Toen wij met alle partijen op zolder aankwamen vroeg koper zich af hoe het bijvullen van een cv ketel werkt. Verkoper bood aan om uit te leggen hoe het bijvullen van de CV ketel werkt. Verkoper heeft uitgelegd aan ondergetekende hoe het bijvullen werkt en direct ook de cv ketel bijgevuld.
Na de uitleg van de verkoper zijn koper en de verkopers tezamen naar beneden gegaan.
Wij hadden geconcludeerd dat alles conform afspraak was achtergelaten, hierbij zijn ook de handtekening gezet op het eindinspectieformulier.
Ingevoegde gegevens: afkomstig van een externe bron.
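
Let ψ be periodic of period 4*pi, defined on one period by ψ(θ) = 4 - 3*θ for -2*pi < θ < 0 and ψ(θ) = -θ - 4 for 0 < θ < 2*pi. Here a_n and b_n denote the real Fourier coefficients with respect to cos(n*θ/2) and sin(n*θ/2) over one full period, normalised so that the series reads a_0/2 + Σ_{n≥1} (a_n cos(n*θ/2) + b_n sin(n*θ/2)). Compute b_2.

b_2 = (1/(2*pi)) ∫_{-2*pi}^{2*pi} ψ(θ) sin(θ) dθ.
Split the integral at the breakpoints.
Integrating by parts (boundary term plus one more integral), an antiderivative of (4 - 3*θ) sin(θ) is 3*θ*cos(θ) - 3*sin(θ) - 4*cos(θ); evaluating from -2*pi to 0: ∫_{-2*pi}^{0} (4 - 3*θ) sin(θ) dθ = (-4) - (-6*pi - 4) = 6*pi.
Integrating by parts (boundary term plus one more integral), an antiderivative of (-θ - 4) sin(θ) is θ*cos(θ) - sin(θ) + 4*cos(θ); evaluating from 0 to 2*pi: ∫_{0}^{2*pi} (-θ - 4) sin(θ) dθ = (4 + 2*pi) - (4) = 2*pi.
Summing the pieces and multiplying by (1/(2*pi)) gives b_2 = 4.

4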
Wij zijn vervolgens tezamen naar de notaris vertrokken. Op dat moment was er nog geen enkele sprake van lekkage of ander vorm van gebrek.
De akte van levering is om 11.50 uur getekend bij de notaris. Rond 13.00 uur ben ik door koper gebeld met de melding dat er een zeer ernstige lekkage c.q. overstroming was en heb ik rond 13.45 uur de woning bekeken.
g. Op 26 juni 2018 is [naam 3] (hierna: [naam 3] ) namens Interpolis bij de woning geweest om de schade te beoordelen. Diezelfde dag heeft ook [naam 4] (hierna: [naam 4] ), een bekende van [appellanten] , de schade bekeken in de woning.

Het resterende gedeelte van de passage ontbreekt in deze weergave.